Reviewed: 27 July, 2007
Venue: Royal Albert Hall, London

Mark Elder. Photograph: Clive Barda/ArenapalIt’s quite rare that an encore is also a premiere, but that’s what happened at the end of this Hallé Prom. That an extra was planned was self-evident from the harp that had been untouched throughout the evening and through a pair of cymbals remaining from the otherwise-cleared percussion section that wasn’t needed for the Nielsen. Mark Elder, addressing the audience with customary ease and invitation, announced a “first performance” – Colin Matthews’s orchestration of Debussy’s very final piano piece, written in payment to his coal merchant. Thus Les Soirs illuminés par l’ardeur du charbon is exquisitely coloured and sounded by Matthews (he has also orchestrated Debussy’s 24 Préludes for piano, 12 so far recorded on the Hallé’s CD label) and was played with sensitivity by the Hallé.

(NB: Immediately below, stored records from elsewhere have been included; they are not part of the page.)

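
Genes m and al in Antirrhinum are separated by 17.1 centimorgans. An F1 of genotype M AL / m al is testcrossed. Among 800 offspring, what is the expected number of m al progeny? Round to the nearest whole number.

332

A map distance of 17.1 centimorgans corresponds to a recombination frequency of 0.171.
The F1 is M AL / m al, so m al is a parental gamete class with expected frequency (1 − r)/2 = 0.829/2 = 0.4145.
Expected number = 0.4145 × 800 = 331.60 ≈ 332.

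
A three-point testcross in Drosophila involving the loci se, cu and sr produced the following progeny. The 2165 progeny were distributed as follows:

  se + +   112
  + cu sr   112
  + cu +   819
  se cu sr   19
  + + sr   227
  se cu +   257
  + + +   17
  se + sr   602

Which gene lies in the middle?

The two most frequent reciprocal classes, se + sr and + cu +, are the parental types, so the F1 was se + sr / + cu +.
The two rarest classes, se cu sr and + + +, are the double crossovers. Comparing them with the parentals, only the cu allele has switched, so cu is the middle locus and the order is sr – cu – se.

cu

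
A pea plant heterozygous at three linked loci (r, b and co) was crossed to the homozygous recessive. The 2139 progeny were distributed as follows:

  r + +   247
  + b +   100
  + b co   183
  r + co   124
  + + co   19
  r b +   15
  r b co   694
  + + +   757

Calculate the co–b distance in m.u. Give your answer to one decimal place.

12.1 m.u.

The two most frequent reciprocal classes, r b co and + + +, are the parental types, so the F1 was r b co / + + +.
The two rarest classes, r b + and + + co, are the double crossovers. Comparing them with the parentals, only the co allele has switched, so co is the middle locus and the order is b – co – r.
Crossovers in the b–co interval produce the single-crossover classes r + co and + b + (124 + 100 = 224) plus the double crossovers (34).
RF(b–co) = (224 + 34) / 2139 = 258/2139 = 0.1206 → 12.1 m.u.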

It came after an account of Nielsen’s ‘Inextinguishable’ that took a while to gather strength. The first movement was rather too temperate, its turmoil pushed through, and whilst contrasts had undoubted humanity, the upheaval that should hook the listener was rather subdued. This would have made the woodwinds’ pastoral piping of the second movement even more idyllic although the playing was wonderfully attentive and shapely (as solo strings were to be later). In the third movement the strings didn’t shirk from intensity (if not finding the depth of sound that had so distinguished the Strauss opener) and paving the way for Shostakovich-like introspection. If Nielsen isn’t tempted by additional percussion in this symphony, he does add a second set of timpani, and both players gave a virtuoso account as the temperature rose in the finale and brought a more demonstrative response from the orchestra, the musicians remaining finely poised to the notes. Nielsen wrote that “Music is life and, as such, inextinguishable”. Concentration was to the fore for the final bars but something more rough-hewn and tempestuous had been needed earlier.

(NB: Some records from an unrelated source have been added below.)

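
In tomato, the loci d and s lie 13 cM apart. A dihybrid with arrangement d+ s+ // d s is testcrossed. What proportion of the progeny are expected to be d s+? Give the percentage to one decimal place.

A map distance of 13 cM corresponds to a recombination frequency of 0.130.
The F1 is d+ s+ / d s, so d s+ is a recombinant gamete class with expected frequency r/2 = 0.130/2 = 0.0650.
That is 0.0650 = 6.5% of the progeny.

6.5%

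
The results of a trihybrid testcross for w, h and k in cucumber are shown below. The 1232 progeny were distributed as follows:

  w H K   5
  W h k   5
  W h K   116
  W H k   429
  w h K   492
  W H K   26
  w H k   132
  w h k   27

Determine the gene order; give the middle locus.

The two most frequent reciprocal classes, w h K and W H k, are the parental types, so the F1 was w h K / W H k.
The two rarest classes, w H K and W h k, are the double crossovers. Comparing them with the parentals, only the h allele has switched, so h is the middle locus and the order is k – h – w.

h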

That the Hallé currently plays with dynamic sensitivity and corporate consolidation was evident throughout a superb performance of Richard Strauss’s take on Macbeth, the amplitude of the Hallé in a large space being particularly gratifying. The strings alone, even reduced by a couple of desks, carried to the Hall’s extremities and were full of incident in “Les illuminations”, a replacement for “Our Hunting Fathers”. It was really disappointing to lose a rare outing for Britten’s collaboration with W. H. Auden (Lisa Milne being “unwell”), so we had Britten’s setting of Arthur Rimbaud. Joan Rodgers sung with expression and suggestion, if not always the ‘finish’ or potency this music demands, but the show went on with style.

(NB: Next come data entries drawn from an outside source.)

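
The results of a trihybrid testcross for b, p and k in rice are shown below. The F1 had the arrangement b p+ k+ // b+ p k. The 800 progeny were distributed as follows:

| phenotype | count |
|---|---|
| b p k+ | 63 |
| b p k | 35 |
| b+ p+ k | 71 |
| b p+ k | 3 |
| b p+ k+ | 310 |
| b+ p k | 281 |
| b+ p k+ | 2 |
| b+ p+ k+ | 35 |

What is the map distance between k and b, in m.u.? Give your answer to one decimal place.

9.4 m.u.

The two rarest classes, b p+ k and b+ p k+, are the double crossovers. Comparing them with the parentals, only the k allele has switched, so k is the middle locus and the order is b – k – p.
Crossovers in the b–k interval produce the single-crossover classes b+ p+ k+ and b p k (35 + 35 = 70) plus the double crossovers (5).
RF(b–k) = (70 + 5) / 800 = 75/800 = 0.0938 → 9.4 m.u.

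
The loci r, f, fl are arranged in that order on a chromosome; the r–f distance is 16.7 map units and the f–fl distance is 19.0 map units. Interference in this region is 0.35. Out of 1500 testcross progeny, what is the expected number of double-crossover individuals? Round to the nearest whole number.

31

Map distances give recombination frequencies of 0.167 and 0.190 for the two intervals.
With interference 0.35 (so coincidence = 0.65), expected double-crossover frequency = 0.167 × 0.190 × 0.65 = 0.02062.
Expected number = 0.02062 × 1500 = 30.94 ≈ 31.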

Before this Mark Elder had us re-evaluating Strauss’s early work, relishing its stirring and melodramatic qualities and appreciating Strauss’s confidence with a large orchestra as he built on the richness of 19th-century German music and sharing expositions not dissimilar to the (then) also-maturing Elgar. Elder and the Hallé (Macbeth is also recorded on the orchestra’s own label) gave a superbly focussed and dramatic account, full of suspense when required. Strauss’s use of the gong (when struck by different types of beaters) shows no lack of imagination, the off-stage side drum made full use of the Royal Albert Hall’s chambers, and puts a lot of fine invention into a 20-minute span, which the Hallé showcased with revealing intent. May the ‘gentleman’ who let go a cough of Richter-scale proportions during a long silence be cursed by the Three Witches!